Les Fées des forêts de Saint-Germain fut dansé au Louvre à l’occasion du Carnaval par Louis XIII et son entourage le 11 février 1625. Le dessein fut conçu par Henri de Savoie, duc de Nemours, alors en charge des fêtes de la cour, qui eut ensuite « la curiosité d’en faire de grands livres où toutes les entrées étaient peintes en miniature » (Tallemant des Réaux), d’après les maquettes de costumes de Daniel Rabel. Les vers furent écrits par René Boudier, les danses composées par Jacques de Belleville, et les récits par Antoine Boësset.

Il était organisé en cinq « ballets » conduits chacun par une fée tutélaire des divertissements : « Guillemine la Quinteuse, Robine la Hasardeuse, Jacqueline l’Entendue, Alison la Hargneuse, et Macette la Caprioleuse […] ; la première présidant à la Musique ; la seconde, aux Jeux de hasard ; la troisième, aux diverses espèces de Folie ; la quatrième, aux Combats, et la dernière, à la Danse » (Marolles). Formant la principale entrée de la suite de Macette, juste avant le grand ballet final, les « Bilboquets », d’abord immobiles, s’animèrent de manière éblouissante, évoquant les soubresauts du célèbre jeu d’adresse.

Ce ballet est une parodie humoristique des ballets mélodramatiques jusqu’alors à la mode, vraisemblablement sous l’influence italienne de Concini et de Marie de Médicis. Il fut illustré par vingt-neuf dessins, dont les originaux de Daniel Rabel sont conservés au Louvre. Ces spectacles réunissaient des costumes divers : mythologiques, allégoriques, exotiques, grotesques, auxquels Daniel Rabel collabora.

Le roi dansait notamment dans le rôle d’un « vaillant combattant », tandis que son frère, Gaston d’Orléans (1608-1660), âgé de seize ans, jouait un « demi-fou ». Les entrées ont été conservées grâce à une copie de l’atelier Philidor. Les airs de Boësset furent publiés dans le Livre XIII des Airs de cour avec la tablature de luth, d’Antoine Boesset, par Ballard en 1626. Les airs à voix seule sont conservés à la Bibliothèque Nationale.

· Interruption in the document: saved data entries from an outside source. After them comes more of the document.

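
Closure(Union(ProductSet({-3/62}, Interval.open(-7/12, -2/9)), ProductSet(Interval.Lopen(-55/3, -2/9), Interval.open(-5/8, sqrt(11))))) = Union(ProductSet({-3/62}, Interval(-7/12, -2/9)), ProductSet({-55/3, -2/9}, Interval(-5/8, sqrt(11))), ProductSet(Interval(-55/3, -2/9), {-5/8, sqrt(11)}), ProductSet(Interval.Lopen(-55/3, -2/9), Interval.open(-5/8, sqrt(11))))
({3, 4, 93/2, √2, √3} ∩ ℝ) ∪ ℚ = ℚ ∪ {√2, √3}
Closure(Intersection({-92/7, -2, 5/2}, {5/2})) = {5/2}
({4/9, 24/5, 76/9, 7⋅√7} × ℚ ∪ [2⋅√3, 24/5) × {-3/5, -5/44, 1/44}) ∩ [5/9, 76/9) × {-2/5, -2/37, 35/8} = {24/5} × {-2/5, -2/37, 35/8}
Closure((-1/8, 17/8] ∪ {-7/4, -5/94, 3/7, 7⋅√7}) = {-7/4, 7⋅√7} ∪ [-1/8, 17/8]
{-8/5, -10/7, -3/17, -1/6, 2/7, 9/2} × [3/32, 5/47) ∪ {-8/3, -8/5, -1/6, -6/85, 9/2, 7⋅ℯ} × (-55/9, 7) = ({-8/5, -10/7, -3/17, -1/6, 2/7, 9/2} × [3/32, 5/47)) ∪ ({-8/3, -8/5, -1/6, -6/85, 9/2, 7⋅ℯ} × (-55/9, 7))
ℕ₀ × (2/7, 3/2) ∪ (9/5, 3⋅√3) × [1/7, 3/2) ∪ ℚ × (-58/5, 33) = (ℚ × (-58/5, 33)) ∪ ((9/5, 3⋅√3) × [1/7, 3/2))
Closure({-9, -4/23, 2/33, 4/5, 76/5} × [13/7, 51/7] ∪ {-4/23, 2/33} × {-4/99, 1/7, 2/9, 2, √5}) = ({-4/23, 2/33} × {-4/99, 1/7, 2/9, 2, √5}) ∪ ({-9, -4/23, 2/33, 4/5, 76/5} × [13/7, 51/7])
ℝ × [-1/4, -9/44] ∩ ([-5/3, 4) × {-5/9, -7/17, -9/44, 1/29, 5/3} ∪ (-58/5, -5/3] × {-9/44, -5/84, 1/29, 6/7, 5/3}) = (-58/5, 4) × {-9/44}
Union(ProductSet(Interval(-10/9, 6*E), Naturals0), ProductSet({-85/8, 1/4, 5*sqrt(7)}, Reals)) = Union(ProductSet({-85/8, 1/4, 5*sqrt(7)}, Reals), ProductSet(Interval(-10/9, 6*E), Naturals0))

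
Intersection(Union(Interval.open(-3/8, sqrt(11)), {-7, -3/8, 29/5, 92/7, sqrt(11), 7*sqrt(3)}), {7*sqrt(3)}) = {7*sqrt(3)}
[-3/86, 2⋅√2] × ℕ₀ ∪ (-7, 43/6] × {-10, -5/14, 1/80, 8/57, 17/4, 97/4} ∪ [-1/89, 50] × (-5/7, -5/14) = ([-3/86, 2⋅√2] × ℕ₀) ∪ ([-1/89, 50] × (-5/7, -5/14)) ∪ ((-7, 43/6] × {-10, -5/14, 1/80, 8/57, 17/4, 97/4})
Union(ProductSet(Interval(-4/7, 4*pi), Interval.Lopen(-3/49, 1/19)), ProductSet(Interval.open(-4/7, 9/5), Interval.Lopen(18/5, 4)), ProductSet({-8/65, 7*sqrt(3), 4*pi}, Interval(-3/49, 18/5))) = Union(ProductSet({-8/65, 7*sqrt(3), 4*pi}, Interval(-3/49, 18/5)), ProductSet(Interval.open(-4/7, 9/5), Interval.Lopen(18/5, 4)), ProductSet(Interval(-4/7, 4*pi), Interval.Lopen(-3/49, 1/19)))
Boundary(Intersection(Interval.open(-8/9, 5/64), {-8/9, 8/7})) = EmptySet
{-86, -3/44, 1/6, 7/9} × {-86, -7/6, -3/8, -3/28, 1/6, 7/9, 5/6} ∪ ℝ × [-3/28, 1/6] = (ℝ × [-3/28, 1/6]) ∪ ({-86, -3/44, 1/6, 7/9} × {-86, -7/6, -3/8, -3/28, 1/6, 7/9, 5/6})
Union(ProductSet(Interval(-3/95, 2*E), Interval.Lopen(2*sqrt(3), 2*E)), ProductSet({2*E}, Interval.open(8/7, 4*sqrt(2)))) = Union(ProductSet({2*E}, Interval.open(8/7, 4*sqrt(2))), ProductSet(Interval(-3/95, 2*E), Interval.Lopen(2*sqrt(3), 2*E)))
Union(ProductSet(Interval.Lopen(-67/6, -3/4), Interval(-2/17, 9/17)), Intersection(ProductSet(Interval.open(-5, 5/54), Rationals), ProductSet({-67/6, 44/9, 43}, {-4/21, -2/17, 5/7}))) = ProductSet(Interval.Lopen(-67/6, -3/4), Interval(-2/17, 9/17))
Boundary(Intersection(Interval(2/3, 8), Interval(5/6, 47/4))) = {5/6, 8}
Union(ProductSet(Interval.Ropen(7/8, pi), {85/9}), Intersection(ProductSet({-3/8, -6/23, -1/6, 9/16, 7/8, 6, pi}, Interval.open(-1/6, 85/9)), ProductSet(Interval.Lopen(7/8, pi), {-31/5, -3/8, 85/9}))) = ProductSet(Interval.Ropen(7/8, pi), {85/9})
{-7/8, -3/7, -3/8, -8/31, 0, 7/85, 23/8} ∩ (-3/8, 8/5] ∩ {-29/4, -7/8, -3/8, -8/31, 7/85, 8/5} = {-8/31, 7/85}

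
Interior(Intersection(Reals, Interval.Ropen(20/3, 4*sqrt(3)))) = Interval.open(20/3, 4*sqrt(3))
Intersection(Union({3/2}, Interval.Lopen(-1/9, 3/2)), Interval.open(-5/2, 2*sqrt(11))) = Interval.Lopen(-1/9, 3/2)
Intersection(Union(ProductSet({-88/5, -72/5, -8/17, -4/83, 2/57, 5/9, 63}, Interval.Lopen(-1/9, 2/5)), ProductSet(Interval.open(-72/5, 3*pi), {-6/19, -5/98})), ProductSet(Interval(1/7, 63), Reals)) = Union(ProductSet({5/9, 63}, Interval.Lopen(-1/9, 2/5)), ProductSet(Interval.Ropen(1/7, 3*pi), {-6/19, -5/98}))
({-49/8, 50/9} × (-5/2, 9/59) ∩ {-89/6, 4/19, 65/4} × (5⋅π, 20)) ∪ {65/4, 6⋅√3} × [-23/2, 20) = {65/4, 6⋅√3} × [-23/2, 20)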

Un livret (partiel ?) est accessible sur Gallica et certains des textes sur la base Philidor. Les dessins aquarellés du Ballet des fées sont conservés à la BnF (Estampes) et peuvent être consultés sur le site de la RMN ou sur Gallica, source des images ici présentes. 

Quatre des airs de ce ballet ont été enregistrés par le Poème Harmonique et sont disponibles chez Alpha et sur les sites habituels de streaming.

Synopsis 

Acte I

Première entrée Récit de Guillemine-la-Quinteuse, fée de la Musique, qui préside sur les accords et les consonnances.
Air d’Antoine Boësset : Un concert bien mélodieux n’est pas ce que j’ayme le mieux pour une voix et luth ou guitare en alternance avec un chœur à 4 (dessus, haute-contre, taille et basse avec basse-continue).

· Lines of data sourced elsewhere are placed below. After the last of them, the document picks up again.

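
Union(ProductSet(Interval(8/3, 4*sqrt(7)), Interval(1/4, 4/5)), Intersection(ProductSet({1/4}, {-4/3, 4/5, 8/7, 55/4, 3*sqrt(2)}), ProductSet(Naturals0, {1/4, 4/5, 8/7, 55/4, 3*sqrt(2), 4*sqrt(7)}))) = ProductSet(Interval(8/3, 4*sqrt(7)), Interval(1/4, 4/5))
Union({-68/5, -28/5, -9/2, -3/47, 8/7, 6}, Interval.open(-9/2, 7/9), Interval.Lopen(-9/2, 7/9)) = Union({-68/5, -28/5, 8/7, 6}, Interval(-9/2, 7/9))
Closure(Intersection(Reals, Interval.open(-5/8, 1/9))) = Interval(-5/8, 1/9)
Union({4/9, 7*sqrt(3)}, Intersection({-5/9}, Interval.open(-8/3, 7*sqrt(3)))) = {-5/9, 4/9, 7*sqrt(3)}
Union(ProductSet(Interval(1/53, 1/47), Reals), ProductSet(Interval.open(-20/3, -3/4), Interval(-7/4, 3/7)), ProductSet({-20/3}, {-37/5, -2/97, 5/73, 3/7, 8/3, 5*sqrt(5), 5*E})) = Union(ProductSet({-20/3}, {-37/5, -2/97, 5/73, 3/7, 8/3, 5*sqrt(5), 5*E}), ProductSet(Interval.open(-20/3, -3/4), Interval(-7/4, 3/7)), ProductSet(Interval(1/53, 1/47), Reals))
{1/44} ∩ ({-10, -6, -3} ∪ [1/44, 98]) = {1/44}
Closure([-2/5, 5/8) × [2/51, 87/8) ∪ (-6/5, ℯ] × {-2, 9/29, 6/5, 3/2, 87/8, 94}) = ({-2/5, 5/8} × [2/51, 87/8]) ∪ ([-2/5, 5/8] × {2/51, 87/8}) ∪ ([-2/5, 5/8) × [2/51, 87/8)) ∪ ([-6/5, ℯ] × {-2, 9/29, 6/5, 3/2, 87/8, 94})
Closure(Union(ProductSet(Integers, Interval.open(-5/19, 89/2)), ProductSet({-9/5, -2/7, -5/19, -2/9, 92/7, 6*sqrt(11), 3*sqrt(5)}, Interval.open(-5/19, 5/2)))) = Union(ProductSet({-9/5, -2/7, -5/19, -2/9, 92/7, 6*sqrt(11), 3*sqrt(5)}, Interval(-5/19, 5/2)), ProductSet(Integers, Interval(-5/19, 89/2)))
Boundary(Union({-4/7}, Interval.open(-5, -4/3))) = {-5, -4/3, -4/7}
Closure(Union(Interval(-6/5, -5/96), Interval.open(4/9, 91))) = Union(Interval(-6/5, -5/96), Interval(4/9, 91))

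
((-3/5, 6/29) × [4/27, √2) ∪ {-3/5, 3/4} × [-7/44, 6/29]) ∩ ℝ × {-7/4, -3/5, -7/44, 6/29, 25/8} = ({-3/5, 3/4} × {-7/44, 6/29}) ∪ ((-3/5, 6/29) × {6/29})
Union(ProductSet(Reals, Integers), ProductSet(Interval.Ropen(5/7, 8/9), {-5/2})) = Union(ProductSet(Interval.Ropen(5/7, 8/9), {-5/2}), ProductSet(Reals, Integers))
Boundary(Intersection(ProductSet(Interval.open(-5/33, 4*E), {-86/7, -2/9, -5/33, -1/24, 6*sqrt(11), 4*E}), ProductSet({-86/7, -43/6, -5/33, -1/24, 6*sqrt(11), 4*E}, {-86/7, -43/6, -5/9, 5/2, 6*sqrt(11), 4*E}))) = ProductSet({-1/24}, {-86/7, 6*sqrt(11), 4*E})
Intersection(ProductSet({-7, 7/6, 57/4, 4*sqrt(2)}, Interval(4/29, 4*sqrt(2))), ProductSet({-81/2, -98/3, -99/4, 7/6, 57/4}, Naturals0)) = ProductSet({7/6, 57/4}, Range(1, 6, 1))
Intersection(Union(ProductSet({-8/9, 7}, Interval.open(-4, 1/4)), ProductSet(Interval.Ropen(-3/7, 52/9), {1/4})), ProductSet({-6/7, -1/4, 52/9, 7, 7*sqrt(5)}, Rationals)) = Union(ProductSet({-1/4}, {1/4}), ProductSet({7}, Intersection(Interval.open(-4, 1/4), Rationals)))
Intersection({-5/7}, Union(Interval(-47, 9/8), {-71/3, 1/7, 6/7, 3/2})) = {-5/7}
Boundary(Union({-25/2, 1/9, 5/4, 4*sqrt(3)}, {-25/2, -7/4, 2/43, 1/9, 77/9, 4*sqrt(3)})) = {-25/2, -7/4, 2/43, 1/9, 5/4, 77/9, 4*sqrt(3)}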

Deuxième entrée : Entrée de Guillemine-la-Quinteuse, fée de la Musique.

Troisième entrée : Guillemette fait venir sur scène la Musique, sous la forme d’un immense mannequin d’osier portant autour de la taille (en guise de vertugadin, qui ornait alors les robes des dames) des luths et des théorbes.

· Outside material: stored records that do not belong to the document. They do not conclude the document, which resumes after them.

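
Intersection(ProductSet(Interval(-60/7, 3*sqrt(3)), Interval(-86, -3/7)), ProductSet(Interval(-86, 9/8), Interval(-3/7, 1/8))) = ProductSet(Interval(-60/7, 9/8), {-3/7})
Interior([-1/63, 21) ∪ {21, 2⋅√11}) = (-1/63, 21)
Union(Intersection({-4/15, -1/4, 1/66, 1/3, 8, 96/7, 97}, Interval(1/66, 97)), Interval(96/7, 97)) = Union({1/66, 1/3, 8}, Interval(96/7, 97))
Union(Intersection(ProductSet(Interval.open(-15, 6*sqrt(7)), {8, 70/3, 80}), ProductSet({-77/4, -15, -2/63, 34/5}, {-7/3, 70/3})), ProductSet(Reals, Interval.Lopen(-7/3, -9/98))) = Union(ProductSet({-2/63, 34/5}, {70/3}), ProductSet(Reals, Interval.Lopen(-7/3, -9/98)))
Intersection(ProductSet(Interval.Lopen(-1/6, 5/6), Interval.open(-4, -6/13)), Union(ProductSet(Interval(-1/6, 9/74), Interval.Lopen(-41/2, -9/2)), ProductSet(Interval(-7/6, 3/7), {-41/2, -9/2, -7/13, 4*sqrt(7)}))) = ProductSet(Interval.Lopen(-1/6, 3/7), {-7/13})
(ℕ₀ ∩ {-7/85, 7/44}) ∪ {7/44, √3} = {7/44, √3}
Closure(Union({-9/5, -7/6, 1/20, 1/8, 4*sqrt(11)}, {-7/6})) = {-9/5, -7/6, 1/20, 1/8, 4*sqrt(11)}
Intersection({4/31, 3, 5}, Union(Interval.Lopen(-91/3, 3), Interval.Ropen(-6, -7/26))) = {4/31, 3}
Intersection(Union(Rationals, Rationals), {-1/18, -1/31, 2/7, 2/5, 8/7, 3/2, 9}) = {-1/18, -1/31, 2/7, 2/5, 8/7, 3/2, 9}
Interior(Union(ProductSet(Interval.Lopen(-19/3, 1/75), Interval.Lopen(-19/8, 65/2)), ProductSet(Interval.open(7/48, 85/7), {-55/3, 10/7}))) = ProductSet(Interval.open(-19/3, 1/75), Interval.open(-19/8, 65/2))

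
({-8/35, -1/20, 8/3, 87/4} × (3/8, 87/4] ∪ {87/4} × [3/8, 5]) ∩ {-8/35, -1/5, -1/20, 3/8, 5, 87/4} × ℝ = ({87/4} × [3/8, 5]) ∪ ({-8/35, -1/20, 87/4} × (3/8, 87/4])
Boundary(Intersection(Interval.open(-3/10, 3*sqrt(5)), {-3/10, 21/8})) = {21/8}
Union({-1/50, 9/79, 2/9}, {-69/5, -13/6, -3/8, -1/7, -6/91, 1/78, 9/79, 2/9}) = {-69/5, -13/6, -3/8, -1/7, -6/91, -1/50, 1/78, 9/79, 2/9}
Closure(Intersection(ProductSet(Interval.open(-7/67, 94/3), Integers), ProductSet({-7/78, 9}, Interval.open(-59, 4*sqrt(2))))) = ProductSet({-7/78, 9}, Range(-58, 6, 1))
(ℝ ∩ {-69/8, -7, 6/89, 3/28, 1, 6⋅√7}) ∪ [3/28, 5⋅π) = {-69/8, -7, 6/89, 6⋅√7} ∪ [3/28, 5⋅π)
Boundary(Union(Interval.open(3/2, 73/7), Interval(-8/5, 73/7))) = {-8/5, 73/7}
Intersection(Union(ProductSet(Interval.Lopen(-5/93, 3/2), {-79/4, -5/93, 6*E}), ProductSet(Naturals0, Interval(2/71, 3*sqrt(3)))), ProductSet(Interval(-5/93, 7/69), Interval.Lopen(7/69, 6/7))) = ProductSet(Range(0, 1, 1), Interval.Lopen(7/69, 6/7))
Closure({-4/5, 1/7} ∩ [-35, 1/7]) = {-4/5, 1/7}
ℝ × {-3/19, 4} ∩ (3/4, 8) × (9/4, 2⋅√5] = (3/4, 8) × {4}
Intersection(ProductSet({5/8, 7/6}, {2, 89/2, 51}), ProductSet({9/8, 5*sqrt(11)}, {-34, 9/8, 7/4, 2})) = EmptySet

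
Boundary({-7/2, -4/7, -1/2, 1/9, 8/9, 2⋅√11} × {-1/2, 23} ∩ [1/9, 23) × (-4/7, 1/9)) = {1/9, 8/9, 2⋅√11} × {-1/2}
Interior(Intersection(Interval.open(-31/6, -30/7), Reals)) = Interval.open(-31/6, -30/7)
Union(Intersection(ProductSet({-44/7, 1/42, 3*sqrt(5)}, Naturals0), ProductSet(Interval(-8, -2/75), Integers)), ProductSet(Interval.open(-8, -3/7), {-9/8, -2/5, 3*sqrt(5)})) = Union(ProductSet({-44/7}, Naturals0), ProductSet(Interval.open(-8, -3/7), {-9/8, -2/5, 3*sqrt(5)}))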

Quatrième et Cinquième entrées : Entrée des musiciens-chasseurs de campagne, fatigués d’avoir chassé le Cerf parmi les ronces et les épines, qui font un ballet en sonnant du cor. 

Sixième entrée : Les musiciens décrochent les luths et théorbes fixés autour de la robe du mannequin de la Musique et dansent un ballet au doux chant de leurs voix et de leurs luths.Air de Boesset : Amour ravy de vos attraits, à quatre plus basse continue.

Septième entrée : Guillemine la Quinteuse, pour adoucir le tintamarre de ses charivaris, introduit un ballet de Chaconistes espagnols (*), tant Cavaliers que Dames, jouant de la guitare.(*) dont un joué par le roi Louis XIII

Huitième entrée : Deuxième air pour les musiciens espagnols jouant de la guitare et dansant.

Acte II

Neuvième entrée : Gillette-la-Hazardeuse, fée des Joueurs, envoye son Récit, couvert de ses livrées, avant de faire son entrée.Air de Boesset : Les joüeurs sousmis à mes loix Ont un agreable caprice.

Dixième entrée : Gillette attire sur scène un tourniquet mobile autour duquel des laquais et des Bertrans dansent un ballet.

Onzième entrée : Entrée des Esprits Follets, joueurs de balle forcée.

Douzième entrée : Entrée d’Esprits portant un marelier (*)(*) marelier : tablier sur lequel se jouait le jeu de la marelle, dérivé du tric-trac

Treizième entrée : Des personnages, figurant des pions du jeu du Renard et des Poules viennent se positionner sur le marelier.

Acte III

Quatorzième entrée : Jacqueline-l’Entendue (*), fée des Estropiés de la Cervelle, se fait annoncer par son récit avant de faire son entrée, accompagnée d’un hibou.(*) le rôle était joué par Roger du Plessis, duc de Liancourt, Premier Gentilhomme de la Chambre, cousin de Richelieu et excellent danseur, qui ne faisait que mimer, les voix chantant en arrière
Air de Boësset : Il n’est si fameux Empirique, s’il n’affronte mon art magique. Voix seule et luth alternant avec chœur à 2.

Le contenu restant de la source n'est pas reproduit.